Deconstructing multi-sensory enhancement in detection

TitleDeconstructing multi-sensory enhancement in detection
Publication TypeJournal Article
Year of Publication2015
AuthorsPannunzi M, Pérez-Bellido A, Pereda A, López-Moliner J, Deco G, Soto-Faraco S
JournalJournal of Neurophysiology
Volume113
Date Published04/2015
ISSN0022-3077
ISBN Number1522-1598
KeywordsAttractor neural network, multisensory, probabilistic sum, signal detection theory
Abstract

The mechanisms responsible for the integration of sensory information from different modalities have become a topic of intense interest in psychophysics and neuroscience. Many authors now claim that early, sensory-based cross-modal convergence improves performance in detection tasks. An important strand of supporting evidence for this claim is based on statistical models such as the Pythagorean model or the probabilistic summation model.
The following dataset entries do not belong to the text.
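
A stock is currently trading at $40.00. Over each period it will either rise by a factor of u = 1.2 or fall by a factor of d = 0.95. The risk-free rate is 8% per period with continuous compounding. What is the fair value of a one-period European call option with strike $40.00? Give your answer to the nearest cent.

$3.94

Risk-neutral probability p = (e^0.08 − 0.95)/(1.2 − 0.95) = 0.1333/0.2500 = 0.5331
Terminal stock prices: S_u = 48, S_d = 38
Terminal payoffs (S − K): max(8, 0) = 8, max(-2, 0) = 0
Node 0 (S = 40): V_0 = e^(−0.08)·[0.5331·8.0000 + 0.4669·0.0000] = 3.9373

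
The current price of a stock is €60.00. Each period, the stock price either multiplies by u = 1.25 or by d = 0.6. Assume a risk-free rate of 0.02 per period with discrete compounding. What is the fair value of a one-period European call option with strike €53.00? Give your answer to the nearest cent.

Risk-neutral probability p = (1 + 0.02 − 0.6)/(1.25 − 0.6) = 0.4200/0.6500 = 0.6462
Terminal stock prices: S_u = 75, S_d = 36
Terminal payoffs (S − K): max(22, 0) = 22, max(-17, 0) = 0
Node 0 (S = 60): V_0 = 1/1.02·[0.6462·22.0000 + 0.3538·0.0000] = 13.9367

€13.94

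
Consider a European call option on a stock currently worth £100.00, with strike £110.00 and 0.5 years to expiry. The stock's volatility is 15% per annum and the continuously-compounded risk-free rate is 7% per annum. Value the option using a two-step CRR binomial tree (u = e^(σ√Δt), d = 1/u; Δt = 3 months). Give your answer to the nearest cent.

£2.14

CRR parameters: u = e^(σ√Δt) = e^(0.15·√0.25) = 1.0779, d = 1/u = 0.9277
Per-period rate: rΔt = 0.07·0.25 = 0.0175, so R = e^0.0175 = 1.0177
Risk-neutral probability p = (e^0.0175 − 0.9277)/(1.0779 − 0.9277) = 0.0899/0.1501 = 0.5988
Terminal stock prices: S_uu = 116.2, S_ud = 100, S_dd = 86.07
Terminal payoffs (S − K): max(6.183, 0) = 6.183, max(-10, 0) = 0, max(-23.93, 0) = 0
Node u (S = 107.8): V_u = e^(−0.0175)·[0.5988·6.1834 + 0.4012·0.0000] = 3.6387
Node d (S = 92.77): V_d = e^(−0.0175)·[0.5988·0.0000 + 0.4012·0.0000] = 0.0000
Node 0 (S = 100): V_0 = e^(−0.0175)·[0.5988·3.6387 + 0.4012·0.0000] = 2.1412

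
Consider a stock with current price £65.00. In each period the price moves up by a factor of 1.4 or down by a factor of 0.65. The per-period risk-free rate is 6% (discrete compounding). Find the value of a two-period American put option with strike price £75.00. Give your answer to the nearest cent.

£17.50

Risk-neutral probability p = (1 + 0.06 − 0.65)/(1.4 − 0.65) = 0.4100/0.7500 = 0.5467
Terminal stock prices: S_uu = 127.4, S_ud = 59.15, S_dd = 27.46
Terminal payoffs (K − S): max(-52.4, 0) = 0, max(15.85, 0) = 15.85, max(47.54, 0) = 47.54
Node u (S = 91): continuation = 1/1.06·[0.5467·0.0000 + 0.4533·15.8500] = 6.7786; exercise value = 0.0000 ≤ continuation, so V_u = 6.7786
Node d (S = 42.25): continuation = 1/1.06·[0.5467·15.8500 + 0.4533·47.5375] = 28.5047; exercise value = 32.7500 > continuation, so V_d = 32.7500 (exercise)
Node 0 (S = 65): continuation = 1/1.06·[0.5467·6.7786 + 0.4533·32.7500] = 17.5022; exercise value = 10.0000 ≤ continuation, so V_0 = 17.5022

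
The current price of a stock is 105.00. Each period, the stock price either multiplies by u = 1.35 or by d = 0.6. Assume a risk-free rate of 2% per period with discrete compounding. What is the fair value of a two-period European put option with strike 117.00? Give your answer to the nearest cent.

Risk-neutral probability p = (1 + 0.02 − 0.6)/(1.35 − 0.6) = 0.4200/0.7500 = 0.5600
Terminal stock prices: S_uu = 191.4, S_ud = 85.05, S_dd = 37.8
Terminal payoffs (K − S): max(-74.36, 0) = 0, max(31.95, 0) = 31.95, max(79.2, 0) = 79.2
Node u (S = 141.8): V_u = 1/1.02·[0.5600·0.0000 + 0.4400·31.9500] = 13.7824
Node d (S = 63): V_d = 1/1.02·[0.5600·31.9500 + 0.4400·79.2000] = 51.7059
Node 0 (S = 105): V_0 = 1/1.02·[0.5600·13.7824 + 0.4400·51.7059] = 29.8713

29.87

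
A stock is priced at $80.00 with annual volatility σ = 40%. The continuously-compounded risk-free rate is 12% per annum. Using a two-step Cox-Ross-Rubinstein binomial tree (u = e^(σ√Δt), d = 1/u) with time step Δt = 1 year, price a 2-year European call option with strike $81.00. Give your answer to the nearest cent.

CRR parameters: u = e^(σ√Δt) = e^(0.4·√1) = 1.4918, d = 1/u = 0.6703
Per-period rate: rΔt = 0.12·1 = 0.12, so R = e^0.12 = 1.1275
Risk-neutral probability p = (e^0.12 − 0.6703)/(1.4918 − 0.6703) = 0.4572/0.8215 = 0.5565
Terminal stock prices: S_uu = 178, S_ud = 80, S_dd = 35.95
Terminal payoffs (S − K): max(97.04, 0) = 97.04, max(-1, 0) = 0, max(-45.05, 0) = 0
Node u (S = 119.3): V_u = e^(−0.12)·[0.5565·97.0433 + 0.4435·0.0000] = 47.8988
Node d (S = 53.63): V_d = e^(−0.12)·[0.5565·0.0000 + 0.4435·0.0000] = 0.0000
Node 0 (S = 80): V_0 = e^(−0.12)·[0.5565·47.8988 + 0.4435·0.0000] = 23.6419

$23.64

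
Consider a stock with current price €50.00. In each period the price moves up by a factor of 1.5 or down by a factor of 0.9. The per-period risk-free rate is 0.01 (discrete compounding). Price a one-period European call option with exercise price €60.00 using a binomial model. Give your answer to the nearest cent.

€2.72

Risk-neutral probability p = (1 + 0.01 − 0.9)/(1.5 − 0.9) = 0.1100/0.6000 = 0.1833
Terminal stock prices: S_u = 75, S_d = 45
Terminal payoffs (S − K): max(15, 0) = 15, max(-15, 0) = 0
Node 0 (S = 50): V_0 = 1/1.01·[0.1833·15.0000 + 0.8167·0.0000] = 2.7228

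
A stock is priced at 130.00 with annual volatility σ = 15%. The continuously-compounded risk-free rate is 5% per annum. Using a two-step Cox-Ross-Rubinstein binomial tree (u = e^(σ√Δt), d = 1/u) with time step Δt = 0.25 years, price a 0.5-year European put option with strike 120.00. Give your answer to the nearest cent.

1.50

CRR parameters: u = e^(σ√Δt) = e^(0.15·√0.25) = 1.0779, d = 1/u = 0.9277
Per-period rate: rΔt = 0.05·0.25 = 0.0125, so R = e^0.0125 = 1.0126
Risk-neutral probability p = (e^0.0125 − 0.9277)/(1.0779 − 0.9277) = 0.0848/0.1501 = 0.5650
Terminal stock prices: S_uu = 151, S_ud = 130, S_dd = 111.9
Terminal payoffs (K − S): max(-31.04, 0) = 0, max(-10, 0) = 0, max(8.108, 0) = 8.108
Node u (S = 140.1): V_u = e^(−0.0125)·[0.5650·0.0000 + 0.4350·0.0000] = 0.0000
Node d (S = 120.6): V_d = e^(−0.0125)·[0.5650·0.0000 + 0.4350·8.1080] = 3.4829
Node 0 (S = 130): V_0 = e^(−0.0125)·[0.5650·0.0000 + 0.4350·3.4829] = 1.4961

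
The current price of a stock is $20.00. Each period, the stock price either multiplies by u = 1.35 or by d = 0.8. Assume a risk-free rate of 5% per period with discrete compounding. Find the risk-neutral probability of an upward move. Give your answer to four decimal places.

p = 0.4545

Risk-neutral probability p = (1 + 0.05 − 0.8)/(1.35 − 0.8) = 0.2500/0.5500 = 0.4545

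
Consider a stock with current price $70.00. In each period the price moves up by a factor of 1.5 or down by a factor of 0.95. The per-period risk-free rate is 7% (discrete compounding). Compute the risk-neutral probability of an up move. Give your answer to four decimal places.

Risk-neutral probability p = (1 + 0.07 − 0.95)/(1.5 − 0.95) = 0.1200/0.5500 = 0.2182

p = 0.2182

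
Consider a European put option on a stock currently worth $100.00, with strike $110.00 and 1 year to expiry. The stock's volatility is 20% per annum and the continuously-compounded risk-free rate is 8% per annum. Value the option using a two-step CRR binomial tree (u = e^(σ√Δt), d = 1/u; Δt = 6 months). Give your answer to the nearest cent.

$9.30

CRR parameters: u = e^(σ√Δt) = e^(0.2·√0.5) = 1.1519, d = 1/u = 0.8681
Per-period rate: rΔt = 0.08·0.5 = 0.04, so R = e^0.04 = 1.0408
Risk-neutral probability p = (e^0.04 − 0.8681)/(1.1519 − 0.8681) = 0.1727/0.2838 = 0.6085
Terminal stock prices: S_uu = 132.7, S_ud = 100, S_dd = 75.36
Terminal payoffs (K − S): max(-22.69, 0) = 0, max(10, 0) = 10, max(34.64, 0) = 34.64
Node u (S = 115.2): V_u = e^(−0.04)·[0.6085·0.0000 + 0.3915·10.0000] = 3.7614
Node d (S = 86.81): V_d = e^(−0.04)·[0.6085·10.0000 + 0.3915·34.6362] = 18.8745
Node 0 (S = 100): V_0 = e^(−0.04)·[0.6085·3.7614 + 0.3915·18.8745] = 9.2985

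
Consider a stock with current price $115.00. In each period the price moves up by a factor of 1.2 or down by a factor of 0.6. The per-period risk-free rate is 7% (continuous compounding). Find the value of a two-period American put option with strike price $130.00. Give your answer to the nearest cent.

$18.95

Risk-neutral probability p = (e^0.07 − 0.6)/(1.2 − 0.6) = 0.4725/0.6000 = 0.7875
Terminal stock prices: S_uu = 165.6, S_ud = 82.8, S_dd = 41.4
Terminal payoffs (K − S): max(-35.6, 0) = 0, max(47.2, 0) = 47.2, max(88.6, 0) = 88.6
Node u (S = 138): continuation = e^(−0.07)·[0.7875·0.0000 + 0.2125·47.2000] = 9.3513; exercise value = 0.0000 ≤ continuation, so V_u = 9.3513
Node d (S = 69): continuation = e^(−0.07)·[0.7875·47.2000 + 0.2125·88.6000] = 52.2112; exercise value = 61.0000 > continuation, so V_d = 61.0000 (exercise)
Node 0 (S = 115): continuation = e^(−0.07)·[0.7875·9.3513 + 0.2125·61.0000] = 18.9518; exercise value = 15.0000 ≤ continuation, so V_0 = 18.9518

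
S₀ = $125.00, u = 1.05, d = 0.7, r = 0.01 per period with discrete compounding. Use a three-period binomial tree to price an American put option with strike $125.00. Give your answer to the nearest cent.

$10.01

Risk-neutral probability p = (1 + 0.01 − 0.7)/(1.05 − 0.7) = 0.3100/0.3500 = 0.8857
Terminal stock prices: S_uuu = 144.7, S_uud = 96.47, S_udd = 64.31, S_ddd = 42.87
Terminal payoffs (K − S): max(-19.7, 0) = 0, max(28.53, 0) = 28.53, max(60.69, 0) = 60.69, max(82.12, 0) = 82.12
Node uu (S = 137.8): continuation = 1/1.01·[0.8857·0.0000 + 0.1143·28.5312] = 3.2284; exercise value = 0.0000 ≤ continuation, so V_uu = 3.2284
Node ud (S = 91.88): continuation = 1/1.01·[0.8857·28.5312 + 0.1143·60.6875] = 31.8874; exercise value = 33.1250 > continuation, so V_ud = 33.1250 (exercise)
Node dd (S = 61.25): continuation = 1/1.01·[0.8857·60.6875 + 0.1143·82.1250] = 62.5124; exercise value = 63.7500 > continuation, so V_dd = 63.7500 (exercise)
Node u (S = 131.2): continuation = 1/1.01·[0.8857·3.2284 + 0.1143·33.1250] = 6.5794; exercise value = 0.0000 ≤ continuation, so V_u = 6.5794
Node d (S = 87.5): continuation = 1/1.01·[0.8857·33.1250 + 0.1143·63.7500] = 36.2624; exercise value = 37.5000 > continuation, so V_d = 37.5000 (exercise)
Node 0 (S = 125): continuation = 1/1.01·[0.8857·6.5794 + 0.1143·37.5000] = 10.0130; exercise value = 0.0000 ≤ continuation, so V_0 = 10.0130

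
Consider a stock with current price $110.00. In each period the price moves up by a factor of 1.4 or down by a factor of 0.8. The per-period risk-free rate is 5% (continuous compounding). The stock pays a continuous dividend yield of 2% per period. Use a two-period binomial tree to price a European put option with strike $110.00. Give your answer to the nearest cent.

$13.59

Per-period risk-free factor R = e^0.05 = 1.0513; dividend-adjusted growth = e^(0.05−0.02) = 1.0305.
Risk-neutral probability p = (1.0305 − 0.8)/(1.4 − 0.8) = 0.2305/0.6000 = 0.3841
Terminal stock prices: S_uu = 215.6, S_ud = 123.2, S_dd = 70.4
Terminal payoffs (K − S): max(-105.6, 0) = 0, max(-13.2, 0) = 0, max(39.6, 0) = 39.6
Node u (S = 154): V_u = e^(−0.05)·[0.3841·0.0000 + 0.6159·0.0000] = 0.0000
Node d (S = 88): V_d = e^(−0.05)·[0.3841·0.0000 + 0.6159·39.6000] = 23.2005
Node 0 (S = 110): V_0 = e^(−0.05)·[0.3841·0.0000 + 0.6159·23.2005] = 13.5925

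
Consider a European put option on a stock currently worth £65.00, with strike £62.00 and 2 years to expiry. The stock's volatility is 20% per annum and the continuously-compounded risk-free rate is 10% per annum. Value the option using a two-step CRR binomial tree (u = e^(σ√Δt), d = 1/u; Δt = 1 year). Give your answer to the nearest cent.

CRR parameters: u = e^(σ√Δt) = e^(0.2·√1) = 1.2214, d = 1/u = 0.8187
Per-period rate: rΔt = 0.1·1 = 0.1, so R = e^0.1 = 1.1052
Risk-neutral probability p = (e^0.1 − 0.8187)/(1.2214 − 0.8187) = 0.2864/0.4027 = 0.7113
Terminal stock prices: S_uu = 96.97, S_ud = 65, S_dd = 43.57
Terminal payoffs (K − S): max(-34.97, 0) = 0, max(-3, 0) = 0, max(18.43, 0) = 18.43
Node u (S = 79.39): V_u = e^(−0.1)·[0.7113·0.0000 + 0.2887·0.0000] = 0.0000
Node d (S = 53.22): V_d = e^(−0.1)·[0.7113·0.0000 + 0.2887·18.4292] = 4.8134
Node 0 (S = 65): V_0 = e^(−0.1)·[0.7113·0.0000 + 0.2887·4.8134] = 1.2572

£1.26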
These models establish statistical benchmarks representing the best predicted performance under the assumption that there are no interactions between the two processing paths. Following this logic, when observed detection performances surpass the predictions of these models, it is often inferred that such improvement indicates early cross-modal convergence. We present a theoretical analyses scrutinizing some of these models and the statistical criteria most frequently used to infer early cross-modal interactions during detection tasks. Our current analysis shows how common misinterpretations of these models lead to their inadequate use and, in turn, to contradictory results and misleading conclusions. To further illustrate the latter point, we introduce a model that accounts for detection performances in multimodal detection tasks, but for which surpassing of the Pythagorean or probabilistic summation benchmark can be explained without resorting to early sensory interactions. Finally, we report three experiments that put our theoretical interpretation to the test, and further clarify how to adequately measure multimodal interactions in audio-tactile detection tasks.